IRGC Navy Reports 35 Vessels Passed Through Strait of Hormuz
The IRGC Navy claims these measures form part of a broader maritime management framework in the Gulf, including monitoring and routing of vessels transiting the waterway.
ERBIL (Kurdistan24) – The Islamic Revolutionary Guard Corps Navy on Friday released new details on its maritime monitoring operations in the Strait of Hormuz, stating that 35 oil tankers and commercial vessels passed through the narrow shipping lane within the past 24 hours under what it described as coordinated oversight.
According to the IRGC Navy, the traffic occurred after it established what it called an official operational boundary in the strategically vital strait. The defined surveillance zone reportedly stretches between coastal reference points linking Iran’s Kuh-e Mubarak to Fujairah in the United Arab Emirates, and from the edge of Qeshm Island to Umm Al Quwain on the UAE coast.
The IRGC Navy claims these measures form part of a broader maritime management framework in the Gulf, including monitoring and routing of vessels transiting the waterway.
The announcement comes amid heightened geopolitical tensions in the region. The IRGC Navy and Iranian authorities have asserted expanded maritime control measures, while describing the area as part of a regulated transit regime involving security oversight and passage coordination.

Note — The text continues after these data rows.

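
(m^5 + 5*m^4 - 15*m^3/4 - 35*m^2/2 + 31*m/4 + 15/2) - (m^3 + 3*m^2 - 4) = m^5 + 5*m^4 - 19*m^3/4 - 41*m^2/2 + 31*m/4 + 23/2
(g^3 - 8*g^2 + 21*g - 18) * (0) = 0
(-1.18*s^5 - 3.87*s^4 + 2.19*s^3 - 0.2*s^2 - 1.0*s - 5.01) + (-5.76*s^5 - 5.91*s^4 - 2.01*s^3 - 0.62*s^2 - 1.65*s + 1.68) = -6.94*s^5 - 9.78*s^4 + 0.18*s^3 - 0.82*s^2 - 2.65*s - 3.33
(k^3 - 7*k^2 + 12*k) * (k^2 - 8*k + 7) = k^5 - 15*k^4 + 75*k^3 - 145*k^2 + 84*k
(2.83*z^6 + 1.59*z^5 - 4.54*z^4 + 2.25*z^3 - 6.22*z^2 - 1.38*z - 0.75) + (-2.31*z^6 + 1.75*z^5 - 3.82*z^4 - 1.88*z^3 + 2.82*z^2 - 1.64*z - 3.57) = 0.52*z^6 + 3.34*z^5 - 8.36*z^4 + 0.37*z^3 - 3.4*z^2 - 3.02*z - 4.32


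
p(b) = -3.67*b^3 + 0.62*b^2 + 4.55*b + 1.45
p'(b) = -11.01*b^2 + 1.24*b + 4.55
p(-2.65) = 62.04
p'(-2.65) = -76.05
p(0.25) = 2.57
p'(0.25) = 4.17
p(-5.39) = 569.63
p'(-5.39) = -322.00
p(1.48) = -2.36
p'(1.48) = -17.73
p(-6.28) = 906.29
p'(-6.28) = -437.45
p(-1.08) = 1.88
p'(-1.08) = -9.63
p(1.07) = 2.53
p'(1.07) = -6.73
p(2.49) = -40.03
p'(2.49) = -60.63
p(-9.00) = 2686.15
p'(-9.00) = -898.42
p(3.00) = -78.41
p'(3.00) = -90.82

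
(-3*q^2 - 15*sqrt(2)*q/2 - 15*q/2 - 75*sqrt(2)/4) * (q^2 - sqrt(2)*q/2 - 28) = -3*q^4 - 6*sqrt(2)*q^3 - 15*q^3/2 - 15*sqrt(2)*q^2 + 183*q^2/2 + 915*q/4 + 210*sqrt(2)*q + 525*sqrt(2)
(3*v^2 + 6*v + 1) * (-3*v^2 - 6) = -9*v^4 - 18*v^3 - 21*v^2 - 36*v - 6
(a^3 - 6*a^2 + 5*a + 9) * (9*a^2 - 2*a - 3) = 9*a^5 - 56*a^4 + 54*a^3 + 89*a^2 - 33*a - 27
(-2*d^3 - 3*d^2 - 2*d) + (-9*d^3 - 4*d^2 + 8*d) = -11*d^3 - 7*d^2 + 6*d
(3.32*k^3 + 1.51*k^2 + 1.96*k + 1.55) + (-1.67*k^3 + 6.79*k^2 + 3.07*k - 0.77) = 1.65*k^3 + 8.3*k^2 + 5.03*k + 0.78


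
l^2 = l^2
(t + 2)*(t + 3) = t^2 + 5*t + 6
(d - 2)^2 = d^2 - 4*d + 4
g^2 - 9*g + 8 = (g - 8)*(g - 1)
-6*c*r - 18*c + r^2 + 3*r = (-6*c + r)*(r + 3)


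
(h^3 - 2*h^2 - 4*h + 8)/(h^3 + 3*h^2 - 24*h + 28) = (h + 2)/(h + 7)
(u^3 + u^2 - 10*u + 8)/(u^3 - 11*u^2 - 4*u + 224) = (u^2 - 3*u + 2)/(u^2 - 15*u + 56)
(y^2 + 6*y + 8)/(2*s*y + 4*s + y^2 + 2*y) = (y + 4)/(2*s + y)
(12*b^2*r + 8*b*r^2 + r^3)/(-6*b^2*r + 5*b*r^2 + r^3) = (2*b + r)/(-b + r)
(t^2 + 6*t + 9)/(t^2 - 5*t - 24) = (t + 3)/(t - 8)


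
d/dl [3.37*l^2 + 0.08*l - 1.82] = 6.74*l + 0.08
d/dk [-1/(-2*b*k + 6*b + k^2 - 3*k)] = (-2*b + 2*k - 3)/(2*b*k - 6*b - k^2 + 3*k)^2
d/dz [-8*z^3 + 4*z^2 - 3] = 8*z*(1 - 3*z)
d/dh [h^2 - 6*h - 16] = 2*h - 6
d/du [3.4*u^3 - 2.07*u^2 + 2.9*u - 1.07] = 10.2*u^2 - 4.14*u + 2.9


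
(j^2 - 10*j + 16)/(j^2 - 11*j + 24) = (j - 2)/(j - 3)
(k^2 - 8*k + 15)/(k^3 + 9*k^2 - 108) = (k - 5)/(k^2 + 12*k + 36)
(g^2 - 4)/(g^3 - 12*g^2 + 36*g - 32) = (g + 2)/(g^2 - 10*g + 16)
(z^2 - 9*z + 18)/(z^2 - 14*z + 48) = (z - 3)/(z - 8)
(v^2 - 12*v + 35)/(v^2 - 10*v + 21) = (v - 5)/(v - 3)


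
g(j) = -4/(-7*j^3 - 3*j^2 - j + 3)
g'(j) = -4*(21*j^2 + 6*j + 1)/(-7*j^3 - 3*j^2 - j + 3)^2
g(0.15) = -1.45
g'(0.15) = -1.25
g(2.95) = 0.02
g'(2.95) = -0.02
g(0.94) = 0.62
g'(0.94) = -2.46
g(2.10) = 0.05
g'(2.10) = -0.07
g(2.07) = 0.05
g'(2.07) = -0.08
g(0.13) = -1.43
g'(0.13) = -1.09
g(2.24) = 0.04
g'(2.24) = -0.06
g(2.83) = 0.02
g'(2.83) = -0.02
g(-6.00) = 0.00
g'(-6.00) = 0.00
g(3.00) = 0.02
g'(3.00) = -0.02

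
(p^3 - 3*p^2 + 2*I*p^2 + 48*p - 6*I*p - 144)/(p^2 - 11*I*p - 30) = (p^2 + p*(-3 + 8*I) - 24*I)/(p - 5*I)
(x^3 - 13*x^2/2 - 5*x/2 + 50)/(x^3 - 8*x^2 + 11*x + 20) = (x + 5/2)/(x + 1)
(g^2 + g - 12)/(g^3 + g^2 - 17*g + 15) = (g + 4)/(g^2 + 4*g - 5)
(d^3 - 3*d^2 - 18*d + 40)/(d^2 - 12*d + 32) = (d^3 - 3*d^2 - 18*d + 40)/(d^2 - 12*d + 32)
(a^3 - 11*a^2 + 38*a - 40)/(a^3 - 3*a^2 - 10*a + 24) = (a - 5)/(a + 3)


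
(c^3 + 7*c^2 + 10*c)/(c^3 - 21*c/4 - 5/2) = 4*c*(c + 5)/(4*c^2 - 8*c - 5)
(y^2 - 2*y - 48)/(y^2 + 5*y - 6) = (y - 8)/(y - 1)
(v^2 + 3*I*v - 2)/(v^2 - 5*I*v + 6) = (v + 2*I)/(v - 6*I)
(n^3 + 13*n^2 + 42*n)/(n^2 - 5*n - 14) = n*(n^2 + 13*n + 42)/(n^2 - 5*n - 14)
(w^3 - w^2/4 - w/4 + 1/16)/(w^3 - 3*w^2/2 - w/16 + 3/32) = 2*(4*w^2 - 1)/(8*w^2 - 10*w - 3)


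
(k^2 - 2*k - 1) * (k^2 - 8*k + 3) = k^4 - 10*k^3 + 18*k^2 + 2*k - 3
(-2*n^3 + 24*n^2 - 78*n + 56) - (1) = -2*n^3 + 24*n^2 - 78*n + 55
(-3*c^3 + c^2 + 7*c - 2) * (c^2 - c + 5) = -3*c^5 + 4*c^4 - 9*c^3 - 4*c^2 + 37*c - 10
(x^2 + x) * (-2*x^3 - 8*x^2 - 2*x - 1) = -2*x^5 - 10*x^4 - 10*x^3 - 3*x^2 - x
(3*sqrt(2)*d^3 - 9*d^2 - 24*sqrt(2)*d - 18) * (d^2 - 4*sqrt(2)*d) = 3*sqrt(2)*d^5 - 33*d^4 + 12*sqrt(2)*d^3 + 174*d^2 + 72*sqrt(2)*d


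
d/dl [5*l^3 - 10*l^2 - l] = 15*l^2 - 20*l - 1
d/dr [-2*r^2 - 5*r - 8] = -4*r - 5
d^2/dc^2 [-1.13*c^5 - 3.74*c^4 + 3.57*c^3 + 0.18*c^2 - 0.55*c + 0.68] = -22.6*c^3 - 44.88*c^2 + 21.42*c + 0.36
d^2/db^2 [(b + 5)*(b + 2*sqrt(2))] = 2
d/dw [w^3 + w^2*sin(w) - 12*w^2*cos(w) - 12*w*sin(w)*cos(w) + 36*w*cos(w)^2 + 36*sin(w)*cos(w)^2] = 12*w^2*sin(w) + w^2*cos(w) + 3*w^2 + 2*w*sin(w) - 36*w*sin(2*w) - 24*w*cos(w) - 12*w*cos(2*w) - 6*sin(2*w) + 9*cos(w) + 18*cos(2*w) + 27*cos(3*w) + 18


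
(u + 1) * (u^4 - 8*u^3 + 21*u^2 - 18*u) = u^5 - 7*u^4 + 13*u^3 + 3*u^2 - 18*u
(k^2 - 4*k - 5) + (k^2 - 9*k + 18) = 2*k^2 - 13*k + 13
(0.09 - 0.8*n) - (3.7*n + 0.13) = -4.5*n - 0.04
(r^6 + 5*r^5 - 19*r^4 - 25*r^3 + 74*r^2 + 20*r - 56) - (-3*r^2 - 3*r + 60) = r^6 + 5*r^5 - 19*r^4 - 25*r^3 + 77*r^2 + 23*r - 116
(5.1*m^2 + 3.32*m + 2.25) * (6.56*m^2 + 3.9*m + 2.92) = 33.456*m^4 + 41.6692*m^3 + 42.6*m^2 + 18.4694*m + 6.57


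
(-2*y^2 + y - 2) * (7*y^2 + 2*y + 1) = -14*y^4 + 3*y^3 - 14*y^2 - 3*y - 2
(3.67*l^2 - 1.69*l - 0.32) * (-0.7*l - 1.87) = -2.569*l^3 - 5.6799*l^2 + 3.3843*l + 0.5984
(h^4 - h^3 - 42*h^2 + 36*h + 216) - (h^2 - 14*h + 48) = h^4 - h^3 - 43*h^2 + 50*h + 168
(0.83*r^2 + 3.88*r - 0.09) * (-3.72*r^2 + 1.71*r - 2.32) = -3.0876*r^4 - 13.0143*r^3 + 5.044*r^2 - 9.1555*r + 0.2088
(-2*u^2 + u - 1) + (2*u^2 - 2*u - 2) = -u - 3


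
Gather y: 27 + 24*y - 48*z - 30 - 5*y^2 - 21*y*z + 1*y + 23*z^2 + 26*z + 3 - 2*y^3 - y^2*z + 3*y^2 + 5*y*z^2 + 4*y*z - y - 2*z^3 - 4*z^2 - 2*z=-2*y^3 + y^2*(-z - 2) + y*(5*z^2 - 17*z + 24) - 2*z^3 + 19*z^2 - 24*z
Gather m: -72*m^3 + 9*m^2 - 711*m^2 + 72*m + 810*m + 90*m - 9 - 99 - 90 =-72*m^3 - 702*m^2 + 972*m - 198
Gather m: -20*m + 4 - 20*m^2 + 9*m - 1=-20*m^2 - 11*m + 3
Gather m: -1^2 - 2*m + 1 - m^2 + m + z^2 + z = -m^2 - m + z^2 + z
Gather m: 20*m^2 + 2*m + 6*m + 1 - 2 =20*m^2 + 8*m - 1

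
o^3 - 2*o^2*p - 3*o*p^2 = o*(o - 3*p)*(o + p)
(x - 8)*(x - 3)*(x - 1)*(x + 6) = x^4 - 6*x^3 - 37*x^2 + 186*x - 144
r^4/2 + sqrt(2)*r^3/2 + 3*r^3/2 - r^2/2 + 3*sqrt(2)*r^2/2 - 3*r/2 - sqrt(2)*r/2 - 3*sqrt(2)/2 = (r/2 + sqrt(2)/2)*(r - 1)*(r + 1)*(r + 3)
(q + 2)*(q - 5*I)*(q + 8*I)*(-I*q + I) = -I*q^4 + 3*q^3 - I*q^3 + 3*q^2 - 38*I*q^2 - 6*q - 40*I*q + 80*I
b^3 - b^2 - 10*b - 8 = (b - 4)*(b + 1)*(b + 2)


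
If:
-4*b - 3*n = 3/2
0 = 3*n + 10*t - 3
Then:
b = 5*t/2 - 9/8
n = 1 - 10*t/3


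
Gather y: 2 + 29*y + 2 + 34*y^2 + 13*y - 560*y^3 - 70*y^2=-560*y^3 - 36*y^2 + 42*y + 4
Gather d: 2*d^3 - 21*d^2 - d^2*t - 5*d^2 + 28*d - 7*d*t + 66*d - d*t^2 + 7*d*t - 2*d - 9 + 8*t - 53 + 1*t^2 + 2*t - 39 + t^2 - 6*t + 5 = 2*d^3 + d^2*(-t - 26) + d*(92 - t^2) + 2*t^2 + 4*t - 96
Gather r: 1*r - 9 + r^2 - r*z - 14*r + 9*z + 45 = r^2 + r*(-z - 13) + 9*z + 36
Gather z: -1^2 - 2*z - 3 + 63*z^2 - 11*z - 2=63*z^2 - 13*z - 6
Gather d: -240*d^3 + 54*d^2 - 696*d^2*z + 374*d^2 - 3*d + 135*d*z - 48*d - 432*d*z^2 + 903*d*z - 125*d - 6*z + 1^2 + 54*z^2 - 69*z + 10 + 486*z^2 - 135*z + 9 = -240*d^3 + d^2*(428 - 696*z) + d*(-432*z^2 + 1038*z - 176) + 540*z^2 - 210*z + 20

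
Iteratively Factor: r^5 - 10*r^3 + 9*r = (r)*(r^4 - 10*r^2 + 9) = r*(r + 3)*(r^3 - 3*r^2 - r + 3) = r*(r - 1)*(r + 3)*(r^2 - 2*r - 3) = r*(r - 1)*(r + 1)*(r + 3)*(r - 3)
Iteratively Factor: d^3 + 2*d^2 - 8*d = (d - 2)*(d^2 + 4*d) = (d - 2)*(d + 4)*(d)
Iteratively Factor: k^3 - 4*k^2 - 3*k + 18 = (k + 2)*(k^2 - 6*k + 9) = (k - 3)*(k + 2)*(k - 3)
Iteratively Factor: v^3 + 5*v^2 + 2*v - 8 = (v + 4)*(v^2 + v - 2) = (v - 1)*(v + 4)*(v + 2)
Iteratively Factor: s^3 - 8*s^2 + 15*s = (s - 3)*(s^2 - 5*s) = s*(s - 3)*(s - 5)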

Meanwhile, the United States continues to enforce its own maritime security posture in the region through United States Central Command, which has maintained naval operations aimed at monitoring shipping activity and countering what it describes as illicit maritime networks linked to Iran.
The situation in the Strait of Hormuz remains highly contested, with overlapping claims of authority and security enforcement contributing to ongoing instability in one of the world’s most critical energy chokepoints. The strait, which connects the Persian Gulf with the Gulf of Oman, is a key transit route for global oil and liquefied natural gas shipments, making it central to international energy security.
Analysts continue to describe the maritime environment as fragmented, with competing control frameworks and heightened risk for commercial shipping operating in the area.